The indexing service (or “overlord”) should log a message similar to the following:

2014-03-06 22:13:14,495 INFO [pool-6-thread-1] io.druid.indexing.overlord.TaskQueue - Task SUCCESS: IndexTask{id=index_usgs_2014-03-06T22:12:38.803Z, type=index, dataSource=usgs} (30974 run duration)

This shows that the data is in Druid. You‘ll see messages in the other nodes’ logs concerning the “usgs” data. We can further verify this by going to the overlord‘s console (http://<host>:8087/console.html) to view information about the task, and the Coordinator’s console (http://<host>:8082) to view metadata about the individual segments.
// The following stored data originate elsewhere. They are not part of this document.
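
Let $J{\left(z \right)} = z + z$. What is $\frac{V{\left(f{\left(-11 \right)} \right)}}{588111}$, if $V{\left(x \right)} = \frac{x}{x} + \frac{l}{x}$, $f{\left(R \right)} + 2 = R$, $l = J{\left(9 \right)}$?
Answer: $- \frac{5}{7645443} \approx -6.5398 \cdot 10^{-7}$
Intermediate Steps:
$J{\left(z \right)} = 2 z$
$l = 18$ ($l = 2 \cdot 9 = 18$)
$f{\left(R \right)} = -2 + R$
$V{\left(x \right)} = 1 + \frac{18}{x}$ ($V{\left(x \right)} = \frac{x}{x} + \frac{18}{x} = 1 + \frac{18}{x}$)
$\frac{V{\left(f{\left(-11 \right)} \right)}}{588111} = \frac{\frac{1}{-2 - 11} \left(18 - 13\right)}{588111} = \frac{18 - 13}{-13} \cdot \frac{1}{588111} = \left(- \frac{1}{13}\right) 5 \cdot \frac{1}{588111} = \left(- \frac{5}{13}\right) \frac{1}{588111} = - \frac{5}{7645443}$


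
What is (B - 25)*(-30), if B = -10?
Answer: 1050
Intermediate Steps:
(B - 25)*(-30) = (-10 - 25)*(-30) = -35*(-30) = 1050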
We can also verify the data by querying Druid. Here's a simple time-boundary query:

{
    "queryType": "timeBoundary",
    "dataSource": "usgs"
}

Saved in a file called tb-query.body, it can then be submitted to Druid:

$ curl -X POST 'http://localhost:8081/druid/v2/?pretty' -H 'content-type: application/json' -d @examples/usgs/tb-query.body

The response should be:

[ {
  "timestamp" : "1963-01-01T00:00:00.000Z",
  "result" : {
    "minTime" : "1963-01-01T00:00:00.000Z",
    "maxTime" : "2013-12-31T00:00:00.000Z"
  }
} ]

You can learn about submitting more complex queries in the Druid documentation.
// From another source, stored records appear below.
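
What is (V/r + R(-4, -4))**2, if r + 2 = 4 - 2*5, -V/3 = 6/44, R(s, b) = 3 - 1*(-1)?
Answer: 508369/30976 ≈ 16.412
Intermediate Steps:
R(s, b) = 4 (R(s, b) = 3 + 1 = 4)
V = -9/22 (V = -18/44 = -3*3/22 = -9/22 ≈ -0.40909)
r = -8 (r = -2 + (4 - 2*5) = -2 + (4 - 10) = -2 - 6 = -8)
(V/r + R(-4, -4))**2 = (-9/22/(-8) + 4)**2 = (-9/22*(-1/8) + 4)**2 = (9/176 + 4)**2 = (713/176)**2 = 508369/30976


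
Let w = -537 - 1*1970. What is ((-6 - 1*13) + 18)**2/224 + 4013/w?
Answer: -896405/561568 ≈ -1.5963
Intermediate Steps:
w = -2507 (w = -537 - 1970 = -2507)
((-6 - 1*13) + 18)**2/224 + 4013/w = ((-6 - 1*13) + 18)**2/224 + 4013/(-2507) = ((-6 - 13) + 18)**2*(1/224) + 4013*(-1/2507) = (-19 + 18)**2*(1/224) - 4013/2507 = (-1)**2*(1/224) - 4013/2507 = 1*(1/224) - 4013/2507 = 1/224 - 4013/2507 = -896405/561568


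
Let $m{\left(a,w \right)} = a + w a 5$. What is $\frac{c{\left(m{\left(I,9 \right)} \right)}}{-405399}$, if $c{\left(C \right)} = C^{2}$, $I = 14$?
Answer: $- \frac{414736}{405399} \approx -1.023$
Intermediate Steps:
$m{\left(a,w \right)} = a + 5 a w$ ($m{\left(a,w \right)} = a + a w 5 = a + 5 a w$)
$\frac{c{\left(m{\left(I,9 \right)} \right)}}{-405399} = \frac{\left(14 \left(1 + 5 \cdot 9\right)\right)^{2}}{-405399} = \left(14 \left(1 + 45\right)\right)^{2} \left(- \frac{1}{405399}\right) = \left(14 \cdot 46\right)^{2} \left(- \frac{1}{405399}\right) = 644^{2} \left(- \frac{1}{405399}\right) = 414736 \left(- \frac{1}{405399}\right) = - \frac{414736}{405399}$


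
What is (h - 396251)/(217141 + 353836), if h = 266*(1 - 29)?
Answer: -403699/570977 ≈ -0.70703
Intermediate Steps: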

What to Try Next: Something More Akin to a Production System

For the purposes of demonstration, we‘ve cobbled together a simple system for manually fetching, mutating, loading, analyzing, storing, and then querying (for yet more analysis) data. But this would hardly be anyone’s idea of a production system.

The USGS has REST-friendly services for accessing various realtime and historical data, including water data. We could conceivably set up a data ingestion stack that fetches that data, feeds it to a messaging queue (e.g., Apache Kafka) and then process it and moves it on to Druid via a specialized framework (e.g., Apache Storm). Then we could query the system to generate both realtime statuses of various water-related conditions (e.g., change in pollutant levels, flood potential, etc.) as well as visualizations for historical comparison.